We travel in 80 worlds around the day anyway (some just don’t realise it). One thing at least seems to permeate all these ascetically conceived pieces: a sense of transformation, of traces of light in the darkest zones. Such things can easily go wrong, with minor-key textures, soaring pathos, plainly knit „new age“ props, and strained big-art bric-a-brac.
Evgueni Galperine doesn’t fall into any of these traps on „Theory Of Becoming“, an album that, despite its continuously surprising contrasts, gives space and depth to every single moment. Quiet seductively, the pieces (apparitions) let fall one mask after the other – sometimes we hear the dancing swing of a children’s song, sometimes a barely disguised earworm, a lost score of late romanticism, a Jules Verne-tested space travel or a chronicler of real horror.
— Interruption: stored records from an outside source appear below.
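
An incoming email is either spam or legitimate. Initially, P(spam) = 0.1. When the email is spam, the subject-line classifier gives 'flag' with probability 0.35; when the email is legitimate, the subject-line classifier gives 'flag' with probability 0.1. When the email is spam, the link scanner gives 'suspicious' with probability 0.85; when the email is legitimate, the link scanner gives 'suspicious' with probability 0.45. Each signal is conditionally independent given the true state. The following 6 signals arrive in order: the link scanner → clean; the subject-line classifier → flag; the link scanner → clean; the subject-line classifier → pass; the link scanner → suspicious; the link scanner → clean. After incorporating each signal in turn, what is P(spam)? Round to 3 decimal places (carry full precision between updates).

After the link scanner='clean': P(spam) = 0.15·0.1000 / (0.15·0.1000 + 0.55·0.9000) ≈ 0.0294
After the subject-line classifier='flag': P(spam) = 0.35·0.0294 / (0.35·0.0294 + 0.1·0.9706) ≈ 0.0959
After the link scanner='clean': P(spam) = 0.15·0.0959 / (0.15·0.0959 + 0.55·0.9041) ≈ 0.0281
After the subject-line classifier='pass': P(spam) = 0.65·0.0281 / (0.65·0.0281 + 0.9·0.9719) ≈ 0.0205
After the link scanner='suspicious': P(spam) = 0.85·0.0205 / (0.85·0.0205 + 0.45·0.9795) ≈ 0.0380
After the link scanner='clean': P(spam) = 0.15·0.0380 / (0.15·0.0380 + 0.55·0.9620) ≈ 0.0106

0.011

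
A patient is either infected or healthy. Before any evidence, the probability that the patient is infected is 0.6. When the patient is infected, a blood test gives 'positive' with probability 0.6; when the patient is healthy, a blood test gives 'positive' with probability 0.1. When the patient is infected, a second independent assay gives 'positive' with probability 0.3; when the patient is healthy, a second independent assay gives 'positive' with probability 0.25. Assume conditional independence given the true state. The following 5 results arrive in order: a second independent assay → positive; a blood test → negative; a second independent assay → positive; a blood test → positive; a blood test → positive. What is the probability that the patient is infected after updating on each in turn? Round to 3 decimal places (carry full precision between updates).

0.972

Each posterior becomes the prior for the next update.
After a second independent assay='positive': P(infected) = 0.3·0.6000 / (0.3·0.6000 + 0.25·0.4000) ≈ 0.6429
After a blood test='negative': P(infected) = 0.4·0.6429 / (0.4·0.6429 + 0.9·0.3571) ≈ 0.4444
After a second independent assay='positive': P(infected) = 0.3·0.4444 / (0.3·0.4444 + 0.25·0.5556) ≈ 0.4898
After a blood test='positive': P(infected) = 0.6·0.4898 / (0.6·0.4898 + 0.1·0.5102) ≈ 0.8521
After a blood test='positive': P(infected) = 0.6·0.8521 / (0.6·0.8521 + 0.1·0.1479) ≈ 0.9719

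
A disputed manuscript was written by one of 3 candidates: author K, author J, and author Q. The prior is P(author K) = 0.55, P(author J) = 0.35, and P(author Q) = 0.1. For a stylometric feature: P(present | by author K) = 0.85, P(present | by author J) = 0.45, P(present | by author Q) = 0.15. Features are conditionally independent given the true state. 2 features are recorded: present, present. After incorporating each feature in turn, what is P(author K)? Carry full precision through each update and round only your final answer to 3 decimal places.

After 'present': normaliser = 0.85·0.5500 + 0.45·0.3500 + 0.15·0.1000; P(author K) ≈ 0.7305, P(author J) ≈ 0.2461, P(author Q) ≈ 0.0234
After 'present': normaliser = 0.85·0.7305 + 0.45·0.2461 + 0.15·0.0234; P(author K) ≈ 0.8446, P(author J) ≈ 0.1506, P(author Q) ≈ 0.0048

0.845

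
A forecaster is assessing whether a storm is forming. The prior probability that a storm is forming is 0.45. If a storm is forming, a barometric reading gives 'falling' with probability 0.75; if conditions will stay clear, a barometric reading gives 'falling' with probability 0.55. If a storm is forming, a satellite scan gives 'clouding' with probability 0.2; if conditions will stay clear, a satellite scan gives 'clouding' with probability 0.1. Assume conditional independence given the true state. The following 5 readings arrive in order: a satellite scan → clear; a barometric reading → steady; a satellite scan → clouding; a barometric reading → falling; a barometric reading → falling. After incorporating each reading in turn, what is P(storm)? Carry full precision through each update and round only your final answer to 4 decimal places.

0.6004

After a satellite scan='clear': P(storm) = 0.8·0.4500 / (0.8·0.4500 + 0.9·0.5500) ≈ 0.4211
After a barometric reading='steady': P(storm) = 0.25·0.4211 / (0.25·0.4211 + 0.45·0.5789) ≈ 0.2878
After a satellite scan='clouding': P(storm) = 0.2·0.2878 / (0.2·0.2878 + 0.1·0.7122) ≈ 0.4469
After a barometric reading='falling': P(storm) = 0.75·0.4469 / (0.75·0.4469 + 0.55·0.5531) ≈ 0.5242
After a barometric reading='falling': P(storm) = 0.75·0.5242 / (0.75·0.5242 + 0.55·0.4758) ≈ 0.6004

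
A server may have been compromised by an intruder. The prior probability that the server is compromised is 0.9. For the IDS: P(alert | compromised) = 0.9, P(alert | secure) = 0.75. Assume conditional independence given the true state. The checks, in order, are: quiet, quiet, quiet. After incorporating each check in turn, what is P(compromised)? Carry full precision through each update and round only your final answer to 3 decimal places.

Each posterior becomes the prior for the next update.
After 'quiet': P(compromised) = 0.1·0.9000 / (0.1·0.9000 + 0.25·0.1000) ≈ 0.7826
After 'quiet': P(compromised) = 0.1·0.7826 / (0.1·0.7826 + 0.25·0.2174) ≈ 0.5902
After 'quiet': P(compromised) = 0.1·0.5902 / (0.1·0.5902 + 0.25·0.4098) ≈ 0.3655

0.365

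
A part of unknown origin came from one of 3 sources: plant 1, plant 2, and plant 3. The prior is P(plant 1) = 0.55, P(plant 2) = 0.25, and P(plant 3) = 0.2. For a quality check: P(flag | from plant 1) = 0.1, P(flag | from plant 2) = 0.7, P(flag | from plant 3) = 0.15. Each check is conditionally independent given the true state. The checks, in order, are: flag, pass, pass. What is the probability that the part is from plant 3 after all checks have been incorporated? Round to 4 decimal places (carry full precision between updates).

After 'flag': normaliser = 0.1·0.5500 + 0.7·0.2500 + 0.15·0.2000; P(plant 1) ≈ 0.2115, P(plant 2) ≈ 0.6731, P(plant 3) ≈ 0.1154
After 'pass': normaliser = 0.9·0.2115 + 0.3·0.6731 + 0.85·0.1154; P(plant 1) ≈ 0.3882, P(plant 2) ≈ 0.4118, P(plant 3) ≈ 0.2000
After 'pass': normaliser = 0.9·0.3882 + 0.3·0.4118 + 0.85·0.2000; P(plant 1) ≈ 0.5435, P(plant 2) ≈ 0.1921, P(plant 3) ≈ 0.2644

0.2644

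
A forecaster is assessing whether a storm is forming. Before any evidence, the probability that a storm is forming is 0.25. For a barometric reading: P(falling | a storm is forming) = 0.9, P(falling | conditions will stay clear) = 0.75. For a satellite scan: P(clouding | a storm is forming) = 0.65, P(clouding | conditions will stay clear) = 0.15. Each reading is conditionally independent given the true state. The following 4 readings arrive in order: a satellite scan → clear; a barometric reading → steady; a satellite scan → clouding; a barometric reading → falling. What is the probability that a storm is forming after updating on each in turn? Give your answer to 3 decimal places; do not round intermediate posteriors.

Apply Bayes' rule sequentially, carrying P(storm) forward.
After a satellite scan='clear': P(storm) = 0.35·0.2500 / (0.35·0.2500 + 0.85·0.7500) ≈ 0.1207
After a barometric reading='steady': P(storm) = 0.1·0.1207 / (0.1·0.1207 + 0.25·0.8793) ≈ 0.0520
After a satellite scan='clouding': P(storm) = 0.65·0.0520 / (0.65·0.0520 + 0.15·0.9480) ≈ 0.1922
After a barometric reading='falling': P(storm) = 0.9·0.1922 / (0.9·0.1922 + 0.75·0.8078) ≈ 0.2221

0.222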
„Theory of Becoming“ is completely cliché-free meditation music. And exciting to boot. It could become a new favourite album for listeners who appreciate the collected areas and immersions of Steve Tibbetts‘ „Life Of“ or Arvo Pärt’s „Tabula Rasa“, or the solo album by Mark Hollis, probably also for those who like to return to one or the other classic from the treasure troves of „Made To Measure“ and „Obscure Records“, historic labels and playgrounds for the undefined (founded once upon a time, deep in the last century, by Marc Hollander and Brian Eno).
And anyway, this terrific album bears the signature „produced by Manfred Eicher“. As a somewhat quieter presence, the strange bird Loplop was certainly also present in the Paris studios. And he knows the fast ways out of the protective zones of sheltered high culture and into the beating heart of our wilderness!